Nous pouvons briser le schéma. Nous pouvons dire non. Être fatigué. Posez des questions. Et n’acceptez plus comme justification des phrases comme « C’était comme ça à l’époque ». Fixer des limites n’est pas une trahison, c’est une nouvelle forme d’amour.
Le rôle de la mère dans la transition : entre idéal et réalité
Beaucoup de choses ont changé dans la perception du public. « Parentalité d’attachement » et « soins personnels », santé mentale et maternité féministe – ce sont autant de nouveaux récits qui créent un espace pour des parcours individuels. Et pourtant, nous nous retrouvons souvent pris entre deux chaises : la mère généreuse du passé et l’idéal de la super maman constamment réfléchie d’aujourd’hui.
Le champ de tension est grand. Aujourd’hui, de nombreuses mères s’attendent à être disponibles émotionnellement, compétentes sur le plan éducatif, engagées professionnellement, physiquement présentes et aussi calmes que possible. La psychologie parle ici de « charge mentale » – le fardeau invisible qui accompagne la responsabilité de la famille et du maintien des relations. Des sociologues comme Gabriele Winker et des auteurs comme Patricia Cammarata attirent l'attention depuis des années sur le fait que le travail de soins doit être socialement visible et réparti équitablement - au-delà d'une image romancée de la mère.
Parfois, ce qui nous manque, c'est la permission d'être imparfait. Ambivalent. Contradictoire. Les mères qui pleurent, sont en colère, doutent – et aiment toujours. La nouvelle génération peut rendre visible ce qui a longtemps été caché. Et il y a du pouvoir là-dedans. Parce qu'il y a de l'humanité dans l'ambivalence. Le psychanalyste Donald Winnicott parlait de « mère assez bonne » – pas parfaite, mais suffisamment sensible. Celui qui peut aussi échouer.

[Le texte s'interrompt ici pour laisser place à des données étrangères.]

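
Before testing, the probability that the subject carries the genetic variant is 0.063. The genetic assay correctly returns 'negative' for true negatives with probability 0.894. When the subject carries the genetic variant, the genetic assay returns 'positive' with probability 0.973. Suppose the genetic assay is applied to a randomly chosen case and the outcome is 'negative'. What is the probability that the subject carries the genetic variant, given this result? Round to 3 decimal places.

Let H be the event that the subject carries the genetic variant. P(H) = 0.063, so P(¬H) = 0.937. With E the 'negative' result, P(E|H) = 0.027 and P(E|¬H) = 0.894.
P(E) = 0.027·0.063 + 0.894·0.937 = 0.0017010 + 0.83768 = 0.83938.
By Bayes' theorem, P(H|E) = 0.0017010 / 0.83938 = 0.002.

P(H | E) ≈ 0.002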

Ce que nous pouvons nous donner
En fin de compte, il ne s’agit pas seulement de ce que nous acceptons ou rejetons. C'est une question d'auto-responsabilité. Reconnaître consciemment : Qu’est-ce qui est à moi ? Qu’a-t-on appris ? Qu'est-ce qui peut guérir ?
En thérapie systémique, on dit souvent : « Celui qui comprend ses origines peut mener sa propre vie ». C'est peut-être le regard affectueux que vous portez sur votre propre mère – sans idéaliser, ni accuser, mais avec compréhension. Ou c'est le moment où nous disons à notre enfant intérieur : vous pouvez le faire différemment.

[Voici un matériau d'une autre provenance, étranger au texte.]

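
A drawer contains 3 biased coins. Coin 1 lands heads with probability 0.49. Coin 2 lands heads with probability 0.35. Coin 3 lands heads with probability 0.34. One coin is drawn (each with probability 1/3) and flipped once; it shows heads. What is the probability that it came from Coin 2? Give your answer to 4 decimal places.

P(heads|C1) = 0.49; P(heads|C2) = 0.35; P(heads|C3) = 0.34.
Prior × likelihood for each source: 0.333333·0.49=0.1633, 0.333333·0.35=0.1167, 0.333333·0.34=0.1133. Summing gives P(heads) = 0.39333.
P(Coin 2 | heads) = 0.1167 / 0.39333 = 0.2966.

Posterior probability ≈ 0.2966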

Ou bien c’est la conversation que nous avons aujourd’hui – honnête, vulnérable, connectée. Parce que le plus beau cadeau que nous puissions offrir n’est pas la perfection. Mais la conscience. Et de la compassion.

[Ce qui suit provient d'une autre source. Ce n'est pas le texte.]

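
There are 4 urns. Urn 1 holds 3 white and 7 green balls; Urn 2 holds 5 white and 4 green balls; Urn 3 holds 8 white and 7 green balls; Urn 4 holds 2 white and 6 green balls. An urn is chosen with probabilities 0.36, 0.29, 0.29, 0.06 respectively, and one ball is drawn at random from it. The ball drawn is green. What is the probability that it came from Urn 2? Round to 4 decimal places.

Posterior probability ≈ 0.2297

Tabulate prior·likelihood by source: [1] prior 0.36, lik 0.7, product 0.2520; [2] prior 0.29, lik 0.4444, product 0.1289; [3] prior 0.29, lik 0.4667, product 0.1353; [4] prior 0.06, lik 0.75, product 0.04500.
Normalizing constant = 0.56122; the posterior for Urn 2 is its product over the sum, 0.1289/0.56122 = 0.2297.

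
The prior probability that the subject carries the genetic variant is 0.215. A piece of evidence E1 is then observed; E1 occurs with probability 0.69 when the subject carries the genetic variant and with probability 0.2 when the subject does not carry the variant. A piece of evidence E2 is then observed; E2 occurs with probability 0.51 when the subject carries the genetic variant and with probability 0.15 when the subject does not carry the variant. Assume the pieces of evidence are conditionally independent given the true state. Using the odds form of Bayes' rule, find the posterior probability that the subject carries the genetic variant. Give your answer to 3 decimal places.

Posterior probability ≈ 0.763

Prior odds = 0.215/(1−0.215) = 0.27389. In log-odds, ln(0.27389) = -1.2950.
Add log likelihood ratios: ln(3.4500) + ln(3.4000) = 2.4621.
Posterior log-odds = 1.1671, so posterior odds = exp(1.1671) = 3.2127. Converting, P(H|E) = 3.2127/4.2127 = 0.763.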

Ce que nous héritons de nos mères n’est pas un plan établi. C'est une gamme de possibilités. Et nous pouvons choisir. Ce que nous transmettons ne commence pas seulement avec le prochain enfant. Cela commence par nous regarder nous-mêmes.
Laisser un commentaire
Ce site est protégé par hCaptcha, et la Politique de confidentialité et les Conditions de service de hCaptcha s’appliquent.